Shelter Cats Playing On iPads Are A Glimpse Into Our Feline-Ruled Future

It turns out you can teach an old cat new technology.

Felines in the care of the Regina Humane Society in Saskatchewan, Canada, now enjoy playing interactive games on iPads — usually games that feature moving fish, mice or insects that the cats try to “catch” with their paws.

Regina Humane Society
A shelter spokesman said one of the most surprising things about introducing the iPads was how the cats would wait and take turns with the games.

“Cats love to hunt and stalk things, and what these programs do is they give the cats the opportunity to do that on the iPads,” the humane society’s executive director, Lisa Koch, told the CBC.

The humane society started experimenting with the cat-oriented iPad games which he said they simply downloaded from the iTunes store in the fall. Shelter spokesman Bill Thorn said they incorporated the games as a formal part of the volunteer program in late 2016.

“It is geared toward our younger volunteers (as young as 12 years) as the technology aspect appeals to them,” Thorn told The Huffington Post in an email.

Thorn noted that the cats have other toys to play with, as well — including items hand made by volunteers — and the iPads are just one method the shelter uses to keep the cats happy and calm.

Regina Humane Society
Using the iPad is also a great way to get younger human volunteers engaged in playing with the cats.

The most surprising thing about introducing the iPads, Thorn said, was how good the cats seem to be at sharing.
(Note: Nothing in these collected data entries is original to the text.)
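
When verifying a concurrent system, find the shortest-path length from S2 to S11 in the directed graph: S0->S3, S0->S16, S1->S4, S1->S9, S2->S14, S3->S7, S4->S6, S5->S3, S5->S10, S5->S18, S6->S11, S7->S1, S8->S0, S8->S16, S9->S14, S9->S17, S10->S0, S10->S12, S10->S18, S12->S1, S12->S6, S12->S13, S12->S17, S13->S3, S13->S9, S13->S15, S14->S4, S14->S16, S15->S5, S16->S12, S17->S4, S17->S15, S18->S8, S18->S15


BFS layer-by-layer from S2:
  dist 0: {S2}
  dist 1: {S14}
  dist 2: {S4, S16}
  dist 3: {S6, S12}
  dist 4: {S1, S11, S13, S17}
  -> S11 reached at distance 4
Shortest path length = 4

4


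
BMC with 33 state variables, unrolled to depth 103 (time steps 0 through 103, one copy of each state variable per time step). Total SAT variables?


BMC unrolls to depth k, creating one copy of each state var for steps 0..k.
Step count = 103 + 1 = 104 (steps 0 through 103)
Vars per step = 33
Total = 33 * 104 = 3432

3432


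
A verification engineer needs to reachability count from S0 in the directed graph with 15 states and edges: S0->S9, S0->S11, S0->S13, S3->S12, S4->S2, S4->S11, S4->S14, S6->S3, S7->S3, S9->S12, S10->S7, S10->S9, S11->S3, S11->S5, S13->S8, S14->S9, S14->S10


BFS from S0:
  layer 0: {S0}
  layer 1: {S9, S11, S13}
  layer 2: {S3, S5, S8, S12}
Reachable set: {S0, S3, S5, S8, S9, S11, S12, S13}
Count = 8

8


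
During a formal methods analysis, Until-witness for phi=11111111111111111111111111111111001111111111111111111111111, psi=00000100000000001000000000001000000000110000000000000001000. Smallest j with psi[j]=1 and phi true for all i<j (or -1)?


(phi U psi) at 0: need smallest j with psi[j]=1 and phi[i]=1 for all i in [0,j).
Scan from step 0:
  step 0: phi=1, psi=0 -> continue
  step 1: phi=1, psi=0 -> continue
  step 2: phi=1, psi=0 -> continue
  step 3: phi=1, psi=0 -> continue
  step 5: psi=1 and phi held for [0,5) -> witness found
Witness step = 5

5


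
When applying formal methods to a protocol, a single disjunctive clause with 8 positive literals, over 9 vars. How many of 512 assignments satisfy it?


Step 1: Total=2^9=512
Step 2: Unsat when all 8 false: 2^1=2
Step 3: Sat=512-2=510

510


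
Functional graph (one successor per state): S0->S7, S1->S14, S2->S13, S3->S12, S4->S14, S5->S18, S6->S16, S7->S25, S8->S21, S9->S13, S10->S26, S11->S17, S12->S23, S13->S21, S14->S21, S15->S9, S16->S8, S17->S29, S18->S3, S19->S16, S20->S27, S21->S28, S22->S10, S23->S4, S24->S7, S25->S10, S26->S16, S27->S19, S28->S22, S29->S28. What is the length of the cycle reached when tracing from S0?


Trace from S0 until a state repeats:
  S0 -> S7 -> S25 -> S10 -> S26 -> S16 -> S8 -> S21 -> S28 -> S22 -> S10
S10 first seen at step 3, revisited at step 10.
Cycle length = 10 - 3 = 7

7


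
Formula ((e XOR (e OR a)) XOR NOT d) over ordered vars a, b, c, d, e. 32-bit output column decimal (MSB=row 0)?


Formula: ((e XOR (e OR a)) XOR NOT d) over a, b, c, d, e (32 rows)
Evaluate each row (bits = a,b,c,d,e, MSB first):
  row 0 [00000]: ((0 XOR (0 OR 0)) XOR NOT 0) -> 1
  row 1 [00001]: ((1 XOR (1 OR 0)) XOR NOT 0) -> 1
  row 2 [00010]: ((0 XOR (0 OR 0)) XOR NOT 1) -> 0
  row 3 [00011]: ((1 XOR (1 OR 0)) XOR NOT 1) -> 0
  row 4 [00100]: ((0 XOR (0 OR 0)) XOR NOT 0) -> 1
  row 5 [00101]: ((1 XOR (1 OR 0)) XOR NOT 0) -> 1
  row 6 [00110]: ((0 XOR (0 OR 0)) XOR NOT 1) -> 0
  row 7 [00111]: ((1 XOR (1 OR 0)) XOR NOT 1) -> 0
  row 8 [01000]: ((0 XOR (0 OR 0)) XOR NOT 0) -> 1
  row 9 [01001]: ((1 XOR (1 OR 0)) XOR NOT 0) -> 1
  row 10 [01010]: ((0 XOR (0 OR 0)) XOR NOT 1) -> 0
  row 11 [01011]: ((1 XOR (1 OR 0)) XOR NOT 1) -> 0
  row 12 [01100]: ((0 XOR (0 OR 0)) XOR NOT 0) -> 1
  row 13 [01101]: ((1 XOR (1 OR 0)) XOR NOT 0) -> 1
  row 14 [01110]: ((0 XOR (0 OR 0)) XOR NOT 1) -> 0
  row 15 [01111]: ((1 XOR (1 OR 0)) XOR NOT 1) -> 0
  row 16 [10000]: ((0 XOR (0 OR 1)) XOR NOT 0) -> 0
  row 17 [10001]: ((1 XOR (1 OR 1)) XOR NOT 0) -> 1
  row 18 [10010]: ((0 XOR (0 OR 1)) XOR NOT 1) -> 1
  row 19 [10011]: ((1 XOR (1 OR 1)) XOR NOT 1) -> 0
  row 20 [10100]: ((0 XOR (0 OR 1)) XOR NOT 0) -> 0
  row 21 [10101]: ((1 XOR (1 OR 1)) XOR NOT 0) -> 1
  row 22 [10110]: ((0 XOR (0 OR 1)) XOR NOT 1) -> 1
  row 23 [10111]: ((1 XOR (1 OR 1)) XOR NOT 1) -> 0
  row 24 [11000]: ((0 XOR (0 OR 1)) XOR NOT 0) -> 0
  row 25 [11001]: ((1 XOR (1 OR 1)) XOR NOT 0) -> 1
  row 26 [11010]: ((0 XOR (0 OR 1)) XOR NOT 1) -> 1
  row 27 [11011]: ((1 XOR (1 OR 1)) XOR NOT 1) -> 0
  row 28 [11100]: ((0 XOR (0 OR 1)) XOR NOT 0) -> 0
  row 29 [11101]: ((1 XOR (1 OR 1)) XOR NOT 0) -> 1
  row 30 [11110]: ((0 XOR (0 OR 1)) XOR NOT 1) -> 1
  row 31 [11111]: ((1 XOR (1 OR 1)) XOR NOT 1) -> 0
Full result column, 4 rows per line (a,b,c fixed per line; d,e runs 00..11 left to right):
  rows 0-3 [a,b,c=000]: 1100  = hex C
  rows 4-7 [a,b,c=001]: 1100  = hex C
  rows 8-11 [a,b,c=010]: 1100  = hex C
  rows 12-15 [a,b,c=011]: 1100  = hex C
  rows 16-19 [a,b,c=100]: 0110  = hex 6
  rows 20-23 [a,b,c=101]: 0110  = hex 6
  rows 24-27 [a,b,c=110]: 0110  = hex 6
  rows 28-31 [a,b,c=111]: 0110  = hex 6
Output column (row 0 .. row 31) = 11001100110011000110011001100110
Output column grouped in 4s = 1100 1100 1100 1100 0110 0110 0110 0110 = 0xCCCC6666
Convert to decimal digit by digit (value = value*16 + digit):
  C -> 12
  12*16 + 12 (C) = 204
  204*16 + 12 (C) = 3276
  3276*16 + 12 (C) = 52428
  52428*16 + 6 = 838854
  838854*16 + 6 = 13421670
  13421670*16 + 6 = 214746726
  214746726*16 + 6 = 3435947622
Decimal = 3435947622

3435947622


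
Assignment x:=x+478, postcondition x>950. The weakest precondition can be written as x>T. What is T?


Formula: wp(x:=E, P) = P[E/x] (substitute E for x in postcondition)
Step 1: Postcondition: x>950
Step 2: Substitute x+478 for x: x+478>950
Step 3: Solve for x: x > 950-478 = 472

472


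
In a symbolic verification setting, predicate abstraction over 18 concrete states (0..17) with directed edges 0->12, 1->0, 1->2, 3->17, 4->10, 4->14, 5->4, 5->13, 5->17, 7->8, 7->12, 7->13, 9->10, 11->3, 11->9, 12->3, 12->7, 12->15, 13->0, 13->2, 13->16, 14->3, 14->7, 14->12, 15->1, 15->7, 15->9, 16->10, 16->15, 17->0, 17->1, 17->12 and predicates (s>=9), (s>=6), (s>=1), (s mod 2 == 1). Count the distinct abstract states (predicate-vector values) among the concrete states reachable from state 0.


BFS from 0:
Concrete reachable: {0, 1, 2, 3, 7, 8, 9, 10, 12, 13, 15, 16, 17}
Abstract via predicates (s>=9), (s>=6), (s>=1), (s mod 2 == 1):
  (0,0,0,0) <- {0}
  (0,0,1,0) <- {2}
  (0,0,1,1) <- {1, 3}
  (0,1,1,0) <- {8}
  (0,1,1,1) <- {7}
  (1,1,1,0) <- {10, 12, 16}
  (1,1,1,1) <- {9, 13, 15, 17}
Distinct abstract states = 7

7


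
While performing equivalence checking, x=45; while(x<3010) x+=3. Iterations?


Step 1: x goes from 45 toward 3010 by 3; the body runs while x<3010, so iterations = ceil((bound-start)/step)
Step 2: Distance=2965
Step 3: ceil(2965/3)=989

989


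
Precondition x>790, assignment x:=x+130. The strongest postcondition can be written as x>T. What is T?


Formula: sp(P, x:=E) = exists old_x. (x = E[old_x/x]) AND P[old_x/x] (old_x is the value of x before the assignment; eliminate old_x by solving x = E[old_x/x] for old_x)
Step 1: Precondition P: x>790, i.e. old_x > 790
Step 2: Assignment gives x = old_x + 130, so old_x = x - 130
Step 3: Substitute into P: x - 130 > 790
Step 4: Simplify: x > 790+130 = 920

920


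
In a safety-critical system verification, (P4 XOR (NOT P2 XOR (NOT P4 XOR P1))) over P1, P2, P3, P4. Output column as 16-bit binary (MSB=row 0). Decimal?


Formula: (P4 XOR (NOT P2 XOR (NOT P4 XOR P1))) over P1, P2, P3, P4 (16 rows)
Evaluate each row (bits = P1,P2,P3,P4, MSB first):
  row 0 [0000]: (0 XOR (NOT 0 XOR (NOT 0 XOR 0))) -> 0
  row 1 [0001]: (1 XOR (NOT 0 XOR (NOT 1 XOR 0))) -> 0
  row 2 [0010]: (0 XOR (NOT 0 XOR (NOT 0 XOR 0))) -> 0
  row 3 [0011]: (1 XOR (NOT 0 XOR (NOT 1 XOR 0))) -> 0
  row 4 [0100]: (0 XOR (NOT 1 XOR (NOT 0 XOR 0))) -> 1
  row 5 [0101]: (1 XOR (NOT 1 XOR (NOT 1 XOR 0))) -> 1
  row 6 [0110]: (0 XOR (NOT 1 XOR (NOT 0 XOR 0))) -> 1
  row 7 [0111]: (1 XOR (NOT 1 XOR (NOT 1 XOR 0))) -> 1
  row 8 [1000]: (0 XOR (NOT 0 XOR (NOT 0 XOR 1))) -> 1
  row 9 [1001]: (1 XOR (NOT 0 XOR (NOT 1 XOR 1))) -> 1
  row 10 [1010]: (0 XOR (NOT 0 XOR (NOT 0 XOR 1))) -> 1
  row 11 [1011]: (1 XOR (NOT 0 XOR (NOT 1 XOR 1))) -> 1
  row 12 [1100]: (0 XOR (NOT 1 XOR (NOT 0 XOR 1))) -> 0
  row 13 [1101]: (1 XOR (NOT 1 XOR (NOT 1 XOR 1))) -> 0
  row 14 [1110]: (0 XOR (NOT 1 XOR (NOT 0 XOR 1))) -> 0
  row 15 [1111]: (1 XOR (NOT 1 XOR (NOT 1 XOR 1))) -> 0
Full result column, 4 rows per line (P1,P2 fixed per line; P3,P4 runs 00..11 left to right):
  rows 0-3 [P1,P2=00]: 0000  = hex 0
  rows 4-7 [P1,P2=01]: 1111  = hex F
  rows 8-11 [P1,P2=10]: 1111  = hex F
  rows 12-15 [P1,P2=11]: 0000  = hex 0
Output column (row 0 .. row 15) = 0000111111110000
Output column grouped in 4s = 0000 1111 1111 0000 = 0x0FF0
Convert to decimal digit by digit (value = value*16 + digit):
  0 -> 0
  0*16 + 15 (F) = 15
  15*16 + 15 (F) = 255
  255*16 + 0 = 4080
Decimal = 4080

4080


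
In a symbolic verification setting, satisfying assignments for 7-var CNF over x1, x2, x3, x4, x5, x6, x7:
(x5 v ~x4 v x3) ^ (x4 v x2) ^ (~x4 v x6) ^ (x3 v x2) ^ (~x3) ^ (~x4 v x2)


CNF with 6 clauses over 7 vars (128 assignments).
An assignment satisfies CNF iff every clause has >=1 true literal.
Check each row (bits = x1,x2,x3,x4,x5,x6,x7; clause T/F shown):
  row 0 [0000000]: clauses=TFTFTT -> 0
  row 1 [0000001]: clauses=TFTFTT -> 0
  row 2 [0000010]: clauses=TFTFTT -> 0
  row 3 [0000011]: clauses=TFTFTT -> 0
  row 4 [0000100]: clauses=TFTFTT -> 0
  (every remaining row is evaluated the same way; all 128 results are listed next)
Full result column, 8 rows per line (x1,x2,x3,x4 fixed per line; x5,x6,x7 runs 000..111 left to right):
  rows 0-7 [x1,x2,x3,x4=0000]: 00000000  (ones: 0)
  rows 8-15 [x1,x2,x3,x4=0001]: 00000000  (ones: 0)
  rows 16-23 [x1,x2,x3,x4=0010]: 00000000  (ones: 0)
  rows 24-31 [x1,x2,x3,x4=0011]: 00000000  (ones: 0)
  rows 32-39 [x1,x2,x3,x4=0100]: 11111111  (ones: 8)
  rows 40-47 [x1,x2,x3,x4=0101]: 00000011  (ones: 2)
  rows 48-55 [x1,x2,x3,x4=0110]: 00000000  (ones: 0)
  rows 56-63 [x1,x2,x3,x4=0111]: 00000000  (ones: 0)
  rows 64-71 [x1,x2,x3,x4=1000]: 00000000  (ones: 0)
  rows 72-79 [x1,x2,x3,x4=1001]: 00000000  (ones: 0)
  rows 80-87 [x1,x2,x3,x4=1010]: 00000000  (ones: 0)
  rows 88-95 [x1,x2,x3,x4=1011]: 00000000  (ones: 0)
  rows 96-103 [x1,x2,x3,x4=1100]: 11111111  (ones: 8)
  rows 104-111 [x1,x2,x3,x4=1101]: 00000011  (ones: 2)
  rows 112-119 [x1,x2,x3,x4=1110]: 00000000  (ones: 0)
  rows 120-127 [x1,x2,x3,x4=1111]: 00000000  (ones: 0)
Satisfying assignments = 0+0+0+0+8+2+0+0+0+0+0+0+8+2+0+0 = 20

20


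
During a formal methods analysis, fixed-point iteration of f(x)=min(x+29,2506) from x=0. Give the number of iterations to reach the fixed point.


Step 1: x=0, cap=2506, increment=29
Step 2: x grows by 29 each step until capped at 2506; fixed point is x=2506
Step 3: iterations = ceil(2506/29) = 87

87


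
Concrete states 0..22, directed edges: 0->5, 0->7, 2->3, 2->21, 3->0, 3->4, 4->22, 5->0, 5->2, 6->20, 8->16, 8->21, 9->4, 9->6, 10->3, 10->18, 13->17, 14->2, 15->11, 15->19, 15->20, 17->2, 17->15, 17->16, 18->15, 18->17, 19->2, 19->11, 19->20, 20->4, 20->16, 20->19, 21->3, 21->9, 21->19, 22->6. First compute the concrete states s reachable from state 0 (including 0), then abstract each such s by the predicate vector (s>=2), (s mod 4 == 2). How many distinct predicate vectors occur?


BFS from 0:
Concrete reachable: {0, 2, 3, 4, 5, 6, 7, 9, 11, 16, 19, 20, 21, 22}
Abstract via predicates (s>=2), (s mod 4 == 2):
  (0,0) <- {0}
  (1,0) <- {3, 4, 5, 7, 9, 11, 16, 19, 20, 21}
  (1,1) <- {2, 6, 22}
Distinct abstract states = 3

3


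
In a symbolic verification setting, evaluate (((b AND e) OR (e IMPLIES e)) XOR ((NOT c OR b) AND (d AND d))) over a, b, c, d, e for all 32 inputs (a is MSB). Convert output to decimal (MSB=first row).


Formula: (((b AND e) OR (e IMPLIES e)) XOR ((NOT c OR b) AND (d AND d))) over a, b, c, d, e (32 rows)
Evaluate each row (bits = a,b,c,d,e, MSB first):
  row 0 [00000]: (((0 AND 0) OR (0 IMPLIES 0)) XOR ((NOT 0 OR 0) AND (0 AND 0))) -> 1
  row 1 [00001]: (((0 AND 1) OR (1 IMPLIES 1)) XOR ((NOT 0 OR 0) AND (0 AND 0))) -> 1
  row 2 [00010]: (((0 AND 0) OR (0 IMPLIES 0)) XOR ((NOT 0 OR 0) AND (1 AND 1))) -> 0
  row 3 [00011]: (((0 AND 1) OR (1 IMPLIES 1)) XOR ((NOT 0 OR 0) AND (1 AND 1))) -> 0
  row 4 [00100]: (((0 AND 0) OR (0 IMPLIES 0)) XOR ((NOT 1 OR 0) AND (0 AND 0))) -> 1
  row 5 [00101]: (((0 AND 1) OR (1 IMPLIES 1)) XOR ((NOT 1 OR 0) AND (0 AND 0))) -> 1
  row 6 [00110]: (((0 AND 0) OR (0 IMPLIES 0)) XOR ((NOT 1 OR 0) AND (1 AND 1))) -> 1
  row 7 [00111]: (((0 AND 1) OR (1 IMPLIES 1)) XOR ((NOT 1 OR 0) AND (1 AND 1))) -> 1
  row 8 [01000]: (((1 AND 0) OR (0 IMPLIES 0)) XOR ((NOT 0 OR 1) AND (0 AND 0))) -> 1
  row 9 [01001]: (((1 AND 1) OR (1 IMPLIES 1)) XOR ((NOT 0 OR 1) AND (0 AND 0))) -> 1
  row 10 [01010]: (((1 AND 0) OR (0 IMPLIES 0)) XOR ((NOT 0 OR 1) AND (1 AND 1))) -> 0
  row 11 [01011]: (((1 AND 1) OR (1 IMPLIES 1)) XOR ((NOT 0 OR 1) AND (1 AND 1))) -> 0
  row 12 [01100]: (((1 AND 0) OR (0 IMPLIES 0)) XOR ((NOT 1 OR 1) AND (0 AND 0))) -> 1
  row 13 [01101]: (((1 AND 1) OR (1 IMPLIES 1)) XOR ((NOT 1 OR 1) AND (0 AND 0))) -> 1
  row 14 [01110]: (((1 AND 0) OR (0 IMPLIES 0)) XOR ((NOT 1 OR 1) AND (1 AND 1))) -> 0
  row 15 [01111]: (((1 AND 1) OR (1 IMPLIES 1)) XOR ((NOT 1 OR 1) AND (1 AND 1))) -> 0
  row 16 [10000]: (((0 AND 0) OR (0 IMPLIES 0)) XOR ((NOT 0 OR 0) AND (0 AND 0))) -> 1
  row 17 [10001]: (((0 AND 1) OR (1 IMPLIES 1)) XOR ((NOT 0 OR 0) AND (0 AND 0))) -> 1
  row 18 [10010]: (((0 AND 0) OR (0 IMPLIES 0)) XOR ((NOT 0 OR 0) AND (1 AND 1))) -> 0
  row 19 [10011]: (((0 AND 1) OR (1 IMPLIES 1)) XOR ((NOT 0 OR 0) AND (1 AND 1))) -> 0
  row 20 [10100]: (((0 AND 0) OR (0 IMPLIES 0)) XOR ((NOT 1 OR 0) AND (0 AND 0))) -> 1
  row 21 [10101]: (((0 AND 1) OR (1 IMPLIES 1)) XOR ((NOT 1 OR 0) AND (0 AND 0))) -> 1
  row 22 [10110]: (((0 AND 0) OR (0 IMPLIES 0)) XOR ((NOT 1 OR 0) AND (1 AND 1))) -> 1
  row 23 [10111]: (((0 AND 1) OR (1 IMPLIES 1)) XOR ((NOT 1 OR 0) AND (1 AND 1))) -> 1
  row 24 [11000]: (((1 AND 0) OR (0 IMPLIES 0)) XOR ((NOT 0 OR 1) AND (0 AND 0))) -> 1
  row 25 [11001]: (((1 AND 1) OR (1 IMPLIES 1)) XOR ((NOT 0 OR 1) AND (0 AND 0))) -> 1
  row 26 [11010]: (((1 AND 0) OR (0 IMPLIES 0)) XOR ((NOT 0 OR 1) AND (1 AND 1))) -> 0
  row 27 [11011]: (((1 AND 1) OR (1 IMPLIES 1)) XOR ((NOT 0 OR 1) AND (1 AND 1))) -> 0
  row 28 [11100]: (((1 AND 0) OR (0 IMPLIES 0)) XOR ((NOT 1 OR 1) AND (0 AND 0))) -> 1
  row 29 [11101]: (((1 AND 1) OR (1 IMPLIES 1)) XOR ((NOT 1 OR 1) AND (0 AND 0))) -> 1
  row 30 [11110]: (((1 AND 0) OR (0 IMPLIES 0)) XOR ((NOT 1 OR 1) AND (1 AND 1))) -> 0
  row 31 [11111]: (((1 AND 1) OR (1 IMPLIES 1)) XOR ((NOT 1 OR 1) AND (1 AND 1))) -> 0
Full result column, 4 rows per line (a,b,c fixed per line; d,e runs 00..11 left to right):
  rows 0-3 [a,b,c=000]: 1100  = hex C
  rows 4-7 [a,b,c=001]: 1111  = hex F
  rows 8-11 [a,b,c=010]: 1100  = hex C
  rows 12-15 [a,b,c=011]: 1100  = hex C
  rows 16-19 [a,b,c=100]: 1100  = hex C
  rows 20-23 [a,b,c=101]: 1111  = hex F
  rows 24-27 [a,b,c=110]: 1100  = hex C
  rows 28-31 [a,b,c=111]: 1100  = hex C
Output column (row 0 .. row 31) = 11001111110011001100111111001100
Output column grouped in 4s = 1100 1111 1100 1100 1100 1111 1100 1100 = 0xCFCCCFCC
Convert to decimal digit by digit (value = value*16 + digit):
  C -> 12
  12*16 + 15 (F) = 207
  207*16 + 12 (C) = 3324
  3324*16 + 12 (C) = 53196
  53196*16 + 12 (C) = 851148
  851148*16 + 15 (F) = 13618383
  13618383*16 + 12 (C) = 217894140
  217894140*16 + 12 (C) = 3486306252
Decimal = 3486306252

3486306252


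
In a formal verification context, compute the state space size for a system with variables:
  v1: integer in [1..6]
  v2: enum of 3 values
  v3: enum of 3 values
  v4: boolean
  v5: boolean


State space = product of domain sizes of all variables.
Domain sizes:
  v1 (integer in [1..6]): 6
  v2 (enum of 3 values): 3
  v3 (enum of 3 values): 3
  v4 (boolean): 2
  v5 (boolean): 2
Product = 6 * 3 * 3 * 2 * 2 = 216

216


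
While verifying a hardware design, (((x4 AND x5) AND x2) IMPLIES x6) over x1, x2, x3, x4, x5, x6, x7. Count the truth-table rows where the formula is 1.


Formula: (((x4 AND x5) AND x2) IMPLIES x6) over 7 vars (128 rows)
Evaluate each row (x1, x2, x3, x4, x5, x6, x7 as bits, MSB first):
  row 0 [0000000]: (((0 AND 0) AND 0) IMPLIES 0) -> 1
  row 1 [0000001]: (((0 AND 0) AND 0) IMPLIES 0) -> 1
  row 2 [0000010]: (((0 AND 0) AND 0) IMPLIES 1) -> 1
  row 3 [0000011]: (((0 AND 0) AND 0) IMPLIES 1) -> 1
  row 4 [0000100]: (((0 AND 1) AND 0) IMPLIES 0) -> 1
  (every remaining row is evaluated the same way; all 128 results are listed next)
Full result column, 8 rows per line (x1,x2,x3,x4 fixed per line; x5,x6,x7 runs 000..111 left to right):
  rows 0-7 [x1,x2,x3,x4=0000]: 11111111  (ones: 8)
  rows 8-15 [x1,x2,x3,x4=0001]: 11111111  (ones: 8)
  rows 16-23 [x1,x2,x3,x4=0010]: 11111111  (ones: 8)
  rows 24-31 [x1,x2,x3,x4=0011]: 11111111  (ones: 8)
  rows 32-39 [x1,x2,x3,x4=0100]: 11111111  (ones: 8)
  rows 40-47 [x1,x2,x3,x4=0101]: 11110011  (ones: 6)
  rows 48-55 [x1,x2,x3,x4=0110]: 11111111  (ones: 8)
  rows 56-63 [x1,x2,x3,x4=0111]: 11110011  (ones: 6)
  rows 64-71 [x1,x2,x3,x4=1000]: 11111111  (ones: 8)
  rows 72-79 [x1,x2,x3,x4=1001]: 11111111  (ones: 8)
  rows 80-87 [x1,x2,x3,x4=1010]: 11111111  (ones: 8)
  rows 88-95 [x1,x2,x3,x4=1011]: 11111111  (ones: 8)
  rows 96-103 [x1,x2,x3,x4=1100]: 11111111  (ones: 8)
  rows 104-111 [x1,x2,x3,x4=1101]: 11110011  (ones: 6)
  rows 112-119 [x1,x2,x3,x4=1110]: 11111111  (ones: 8)
  rows 120-127 [x1,x2,x3,x4=1111]: 11110011  (ones: 6)
Count of 1-rows = 8+8+8+8+8+6+8+6+8+8+8+8+8+6+8+6 = 120

120


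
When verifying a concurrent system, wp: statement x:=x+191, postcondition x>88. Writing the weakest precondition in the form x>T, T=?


Formula: wp(x:=E, P) = P[E/x] (substitute E for x in postcondition)
Step 1: Postcondition: x>88
Step 2: Substitute x+191 for x: x+191>88
Step 3: Solve for x: x > 88-191 = -103

-103


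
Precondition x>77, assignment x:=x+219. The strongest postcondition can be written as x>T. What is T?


Formula: sp(P, x:=E) = exists old_x. (x = E[old_x/x]) AND P[old_x/x] (old_x is the value of x before the assignment; eliminate old_x by solving x = E[old_x/x] for old_x)
Step 1: Precondition P: x>77, i.e. old_x > 77
Step 2: Assignment gives x = old_x + 219, so old_x = x - 219
Step 3: Substitute into P: x - 219 > 77
Step 4: Simplify: x > 77+219 = 296

296


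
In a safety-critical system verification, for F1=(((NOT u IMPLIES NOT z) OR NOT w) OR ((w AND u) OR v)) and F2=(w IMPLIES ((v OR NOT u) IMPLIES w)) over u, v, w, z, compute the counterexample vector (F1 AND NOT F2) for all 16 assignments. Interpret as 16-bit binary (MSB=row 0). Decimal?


F1 = (((NOT u IMPLIES NOT z) OR NOT w) OR ((w AND u) OR v))
F2 = (w IMPLIES ((v OR NOT u) IMPLIES w))
Counterexample to F1=>F2 is where F1=1 and F2=0.
Evaluate each row (bits = u,v,w,z, MSB first):
  row 0 [0000]: F1=1 F2=1 -> F1&~F2 -> 0
  row 1 [0001]: F1=1 F2=1 -> F1&~F2 -> 0
  row 2 [0010]: F1=1 F2=1 -> F1&~F2 -> 0
  row 3 [0011]: F1=0 F2=1 -> F1&~F2 -> 0
  row 4 [0100]: F1=1 F2=1 -> F1&~F2 -> 0
  row 5 [0101]: F1=1 F2=1 -> F1&~F2 -> 0
  row 6 [0110]: F1=1 F2=1 -> F1&~F2 -> 0
  row 7 [0111]: F1=1 F2=1 -> F1&~F2 -> 0
  row 8 [1000]: F1=1 F2=1 -> F1&~F2 -> 0
  row 9 [1001]: F1=1 F2=1 -> F1&~F2 -> 0
  row 10 [1010]: F1=1 F2=1 -> F1&~F2 -> 0
  row 11 [1011]: F1=1 F2=1 -> F1&~F2 -> 0
  row 12 [1100]: F1=1 F2=1 -> F1&~F2 -> 0
  row 13 [1101]: F1=1 F2=1 -> F1&~F2 -> 0
  row 14 [1110]: F1=1 F2=1 -> F1&~F2 -> 0
  row 15 [1111]: F1=1 F2=1 -> F1&~F2 -> 0
Full result column, 4 rows per line (u,v fixed per line; w,z runs 00..11 left to right):
  rows 0-3 [u,v=00]: 0000  = hex 0
  rows 4-7 [u,v=01]: 0000  = hex 0
  rows 8-11 [u,v=10]: 0000  = hex 0
  rows 12-15 [u,v=11]: 0000  = hex 0
Counterexample vector (row 0 .. row 15) = 0000000000000000
Output column grouped in 4s = 0000 0000 0000 0000 = 0x0000
Convert to decimal digit by digit (value = value*16 + digit):
  0 -> 0
  0*16 + 0 = 0
  0*16 + 0 = 0
  0*16 + 0 = 0
Decimal = 0

0


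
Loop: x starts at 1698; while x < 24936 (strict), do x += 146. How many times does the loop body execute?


Step 1: x goes from 1698 toward 24936 by 146; the body runs while x<24936, so iterations = ceil((bound-start)/step)
Step 2: Distance=23238
Step 3: ceil(23238/146)=160

160


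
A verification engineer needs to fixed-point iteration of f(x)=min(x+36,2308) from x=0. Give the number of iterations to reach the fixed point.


Step 1: x=0, cap=2308, increment=36
Step 2: x grows by 36 each step until capped at 2308; fixed point is x=2308
Step 3: iterations = ceil(2308/36) = 65

65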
“We usually use the iPads in our communal areas where there are multiple cats roaming freely in one room,” he said. “They will gather around it and almost take turns playing with it by chasing the images on the screen. Often, this eventually leads to them playing with each other, which is a nice bonus in that they are not only playing the game, but increasing their socialization with each other too!”

While Thorn said he’d recommend people try out iPad games with their own cats at home, they’re not for every feline. Some cats at the shelter, he said, were unimpressed. 

“The key is to provide toys and activities that your pet likes and engages in – that could be an iPad or a simple ball or other toy,” he said.